With Euan Macleod based in Sydney and Gregory O’Brien in Wellington,
the collaborative paintings the two artists have created over the past decade are a continuation
of a trans-Tasman conversation which began in 2009 when O’Brien was writing a monograph
on Macleod’s art. Upon the publication of Euan Macleod—the painter in the painting (Piper Press, 2010) the exchange of ideas between the two migrated to what would soon become an ongoing series of collaborative works on canvas and paper.

At times painting in the same room, at other times in different countries,
Macleod and O’Brien relish their divergent approaches to art-making. As
O’Brien writes, the collaborations set ‘a painterly manner (Euan’s)
alongside my graphic approach, which is probably closer to drawing than
painting. Whereas Euan conjures movement, my image-making is static;
his work is visceral, mine cerebral. Such contradictions fuel our ongoing
project, forcing both of us to step outside our comfort zone.’

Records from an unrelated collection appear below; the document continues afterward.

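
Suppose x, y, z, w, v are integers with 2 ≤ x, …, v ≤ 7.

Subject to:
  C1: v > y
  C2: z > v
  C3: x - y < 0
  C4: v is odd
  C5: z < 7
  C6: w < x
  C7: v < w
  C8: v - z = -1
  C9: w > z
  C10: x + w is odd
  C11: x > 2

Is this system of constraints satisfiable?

Constraints 1, 2, 3, 6, and 9 give y < v, v < z, z < w, w < x, x < y. Chaining: y < v < z < w < x < y, which forces y < y — impossible.

Unsatisfiable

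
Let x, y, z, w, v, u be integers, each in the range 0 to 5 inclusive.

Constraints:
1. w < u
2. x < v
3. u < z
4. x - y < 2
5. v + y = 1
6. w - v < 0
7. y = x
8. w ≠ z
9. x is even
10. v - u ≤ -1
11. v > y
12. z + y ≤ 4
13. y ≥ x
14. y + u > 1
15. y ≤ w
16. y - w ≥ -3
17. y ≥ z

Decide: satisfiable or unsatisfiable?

Constraints 3, 6, 10, 15, and 17 give w < v, v < u, u < z, z ≤ y, y ≤ w. Chaining: w < v < u < z ≤ y ≤ w, which forces w < w — impossible.

Unsatisfiable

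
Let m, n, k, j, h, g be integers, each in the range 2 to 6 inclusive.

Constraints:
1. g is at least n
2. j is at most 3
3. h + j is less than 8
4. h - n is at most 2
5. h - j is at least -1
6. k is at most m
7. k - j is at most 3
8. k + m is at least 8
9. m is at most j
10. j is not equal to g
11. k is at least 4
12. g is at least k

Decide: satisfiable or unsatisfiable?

From constraints 6 and 11: m ≥ k and k ≥ 4, so m ≥ 4. From constraints 2 and 9: m ≤ j and j ≤ 3, so m ≤ 3. But 3 < 4, so no value of m works.

Unsatisfiable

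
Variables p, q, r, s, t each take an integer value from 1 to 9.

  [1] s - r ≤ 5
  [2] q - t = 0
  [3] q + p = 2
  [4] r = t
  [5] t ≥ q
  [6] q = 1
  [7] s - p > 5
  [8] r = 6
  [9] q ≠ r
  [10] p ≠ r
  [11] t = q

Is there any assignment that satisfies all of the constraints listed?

Constraint 8 fixes r = 6 and constraint 6 fixes q = 1. Constraints 4 and 11 give r = t = q, so r = q. But 6 ≠ 1 — contradiction.

Unsatisfiable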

Between 2011 and 2022, the two artists travelled to locations ranging from
Waiheke Island and the Bay of Plenty to Alexandra and Gore. The
resulting images are meditations on provincial, often far-flung places. Yet
these gleanings of ‘local knowledge’ also look outwards to broader
concerns. As the Irish writer Patrick Kavanagh put it, local realities such as
the small town or parish should not be thought of as ‘a perimeter’ but as
‘an aperture: a space through which the world can be seen’. From the
vantage point of these paintings, we are constantly aware of processes of
climate change, environmental degradation and the often vexed
relationship between humanity and its environment.